Les plantes à fleurs sont aujourd’hui dominantes dans tous les environnements, mais cela n’a pas toujours été le cas. De nouveaux résultats montrent que durant le Crétacé, les plantes à fleurs ont conquis l’Europe en trois phases s’étalant sur plus de 40 millions d’années. Cette analyse explique la radiation initiale des plantes à fleurs comme une diversification graduelle dans le temps et dans l’espace. Elle vient d’être mise en évidence par une collaboration internationale coordonnée par un chercheur du Laboratoire de géologie de Lyon : terre, planètes et environnement (CNRS/ENS de Lyon/Université Lyon 1). Leurs travaux sont publiés sur le site des PNAS (2 décembre 2012).

En 1875 et 1879, Charles Darwin qualifia l’apparition fréquente de feuilles d’Angiospermes au début du Crétacé supérieur (étage Cénomanien) d’« abominable mystère ». Une étude récente jette un nouveau regard sur cette énigme de l’évolution. Ce travail concerne l’Europe. Les fossiles végétaux connus au Crétacé sont exceptionnels, ils couvrent l’intervalle -135 à -65 millions d’années, représentent une gamme large d’environnements et sont étudiés depuis le milieu du XIXème siècle. La diversité des Angiospermes n’est pas la même selon le temps et selon l’environnement considéré. Cette observation provient-elle simplement d’archives fossiles incomplètes ou est-elle révélatrice de l’adaptation graduelle de ces espèces aux conditions environnementales ? De nombreuses interprétations apparemment contradictoires ont été proposées, mais y a-t-il une manière de les concilier ?

Déferlante fleurie sur l’Europe il y 130 millions d’années

L’équipe de paléobotanistes français et américain s’est penchée sur cette question en essayant d’établir la diversité par environnement au cours du Crétacé. Une base de données sur les feuilles de fougères, conifères et angiospermes provenant de nombreux gisements fossiles en Europe a été dressée et l’environnement de chacun a été précisé. Les scientifiques ont analysé ces données à l’aide d’une méthode mathématique, la parcimonie de Wagner, plus couramment utilisée dans les analyses cladistiques pour comparer les espèces à partir de leurs caractères. Ici, les localités ont été comparées à partir des espèces présentes dans chacune des localités.
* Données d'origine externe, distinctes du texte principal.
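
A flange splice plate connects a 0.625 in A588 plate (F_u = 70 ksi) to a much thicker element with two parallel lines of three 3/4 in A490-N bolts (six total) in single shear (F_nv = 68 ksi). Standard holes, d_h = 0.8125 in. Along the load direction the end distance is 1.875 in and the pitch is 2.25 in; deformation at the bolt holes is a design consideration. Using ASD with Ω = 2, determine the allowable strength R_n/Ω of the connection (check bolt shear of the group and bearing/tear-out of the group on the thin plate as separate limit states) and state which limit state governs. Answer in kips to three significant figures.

Bolt shear: A_b = π·0.75²/4 = 0.4418 in²; R_n = 68 × 0.4418 × 6 × 1 = 180.2 kips → 180.2 / 2 = 90.1 kips.
Bearing (1.2 l_c t F_u ≤ 2.4 d t F_u): upper limit = 2.4·0.75·0.625·70 = 78.75 kips.
  Edge l_c = 1.875 − 0.8125/2 = 1.469 → r_n = 77.11 kips; interior l_c = 2.25 − 0.8125 = 1.438 → r_n = 75.47 kips.
  R_n,bearing = 2·77.11 + 4·75.47 = 456.1 kips → 456.1 / 2 = 228 kips.
Bolt shear governs: 90.1 kips.

90.1 kips (bolt shear governs)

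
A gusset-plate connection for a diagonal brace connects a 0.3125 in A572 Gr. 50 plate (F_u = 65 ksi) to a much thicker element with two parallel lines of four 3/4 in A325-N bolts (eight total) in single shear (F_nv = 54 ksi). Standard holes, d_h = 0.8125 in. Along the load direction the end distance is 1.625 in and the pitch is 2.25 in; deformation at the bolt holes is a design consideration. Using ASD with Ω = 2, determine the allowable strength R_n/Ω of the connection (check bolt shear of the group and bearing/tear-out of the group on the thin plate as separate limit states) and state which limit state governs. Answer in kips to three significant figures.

Bolt shear: A_b = π·0.75²/4 = 0.4418 in²; R_n = 54 × 0.4418 × 8 × 1 = 190.9 kips → 190.9 / 2 = 95.4 kips.
Bearing (1.2 l_c t F_u ≤ 2.4 d t F_u): upper limit = 2.4·0.75·0.3125·65 = 36.56 kips.
  Edge l_c = 1.625 − 0.8125/2 = 1.219 → r_n = 29.71 kips; interior l_c = 2.25 − 0.8125 = 1.438 → r_n = 35.04 kips.
  R_n,bearing = 2·29.71 + 6·35.04 = 269.6 kips → 269.6 / 2 = 135 kips.
Bolt shear governs: 95.4 kips.

95.4 kips (bolt shear governs)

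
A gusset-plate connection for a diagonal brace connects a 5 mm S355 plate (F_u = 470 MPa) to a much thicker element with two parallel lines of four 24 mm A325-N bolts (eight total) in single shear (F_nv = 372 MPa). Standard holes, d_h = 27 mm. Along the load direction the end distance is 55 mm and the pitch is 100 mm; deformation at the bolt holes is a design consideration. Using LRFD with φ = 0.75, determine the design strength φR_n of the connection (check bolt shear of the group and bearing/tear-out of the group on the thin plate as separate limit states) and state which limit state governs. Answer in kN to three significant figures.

Bolt shear: A_b = π·24²/4 = 452.4 mm²; R_n = 372 × 452.4 × 8 × 1 / 1000 = 1346 kN → 0.75 × 1346 = 1010 kN.
Bearing (1.2 l_c t F_u ≤ 2.4 d t F_u): upper limit = 2.4·24·5·470 / 1000 = 135.4 kN.
  Edge l_c = 55 − 27/2 = 41.5 → r_n = 117 kN; interior l_c = 100 − 27 = 73 → r_n = 135.4 kN.
  R_n,bearing = 2·117 + 6·135.4 = 1046 kN → 0.75 × 1046 = 785 kN.
Bearing governs: 785 kN.

785 kN (bearing governs)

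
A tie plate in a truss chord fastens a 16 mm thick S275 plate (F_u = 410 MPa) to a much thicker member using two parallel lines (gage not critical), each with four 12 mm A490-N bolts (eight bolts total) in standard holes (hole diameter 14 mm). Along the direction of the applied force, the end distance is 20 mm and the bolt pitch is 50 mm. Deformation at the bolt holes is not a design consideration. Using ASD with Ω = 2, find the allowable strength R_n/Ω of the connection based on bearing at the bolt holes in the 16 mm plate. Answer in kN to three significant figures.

Per bolt r_n = 1.5 l_c t F_u ≤ 3.0 d t F_u; upper limit = 3.0 × 12 × 16 × 410 / 1000 = 236.2 kN.
Edge bolt: l_c = 20 − 14/2 = 13 mm → 1.5 × 13 × 16 × 410 / 1000 = 127.9 → r_n = 127.9 kN.
Interior bolts: l_c = 50 − 14 = 36 mm → 1.5 × 36 × 16 × 410 / 1000 = 354.2 → r_n = 236.2 kN.
R_n = 2 × 127.9 + 6 × 236.2 = 1673 kN.
Allowable strength R_n/Ω = 1673 / 2 = 836 kN.

836 kN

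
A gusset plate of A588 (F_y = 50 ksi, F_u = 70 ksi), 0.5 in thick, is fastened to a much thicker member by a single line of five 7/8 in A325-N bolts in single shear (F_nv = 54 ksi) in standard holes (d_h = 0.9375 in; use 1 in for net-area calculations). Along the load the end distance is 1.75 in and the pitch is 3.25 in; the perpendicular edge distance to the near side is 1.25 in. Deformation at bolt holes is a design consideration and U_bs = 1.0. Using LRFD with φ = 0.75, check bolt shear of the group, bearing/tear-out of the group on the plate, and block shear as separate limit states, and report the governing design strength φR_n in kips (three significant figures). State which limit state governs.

122 kips (bolt shear governs)

Bolt shear: A_b = π·0.875²/4 = 0.6013 in²; R_n = 54 × 0.6013 × 5 × 1 = 162.4 kips → 0.75 × 162.4 = 122 kips.
Bearing: edge l_c = 1.281, r_n = 53.81 kips; interior l_c = 2.312, r_n = 73.5 kips; R_n = 53.81 + 4·73.5 = 347.8 kips → 261 kips.
Block shear: A_gv = 7.375, A_nv = 5.125, A_nt = 0.375 in²; R_n = min(0.6F_uA_nv, 0.6F_yA_gv) + U_bs·F_u·A_nt = 241.5 kips → 181 kips.
Bolt shear governs: 122 kips.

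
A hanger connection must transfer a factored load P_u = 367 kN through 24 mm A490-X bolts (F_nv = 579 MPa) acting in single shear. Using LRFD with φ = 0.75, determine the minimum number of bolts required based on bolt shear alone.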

Les chercheurs ont ainsi pu reconstituer les changements des associations de plantes par environnement au cours du Crétacé.

Ces chercheurs proposent un scénario pour la radiation des angiospermes entre le Barrémien (130 Ma) et le Campanien (-84 Ma) basé sur les feuilles fossiles de plantes.

Les résultats démontrent que les angiospermes migrèrent dans de nouveaux environnements en trois phases :

  1. Barrémien (130-125 Ma) zones humides liées à des lacs d’eau douce,

  2. Aptien-Albien (125-100 Ma) sous-bois des plaines d’inondations (sauf levées naturelles et en arrière dans des zones plus basses et marécageuses,

  3. Cénomanien-Campanien (100-84 Ma) levées naturelles, en arrière zones plus basses et marécageuses et marécages côtiers.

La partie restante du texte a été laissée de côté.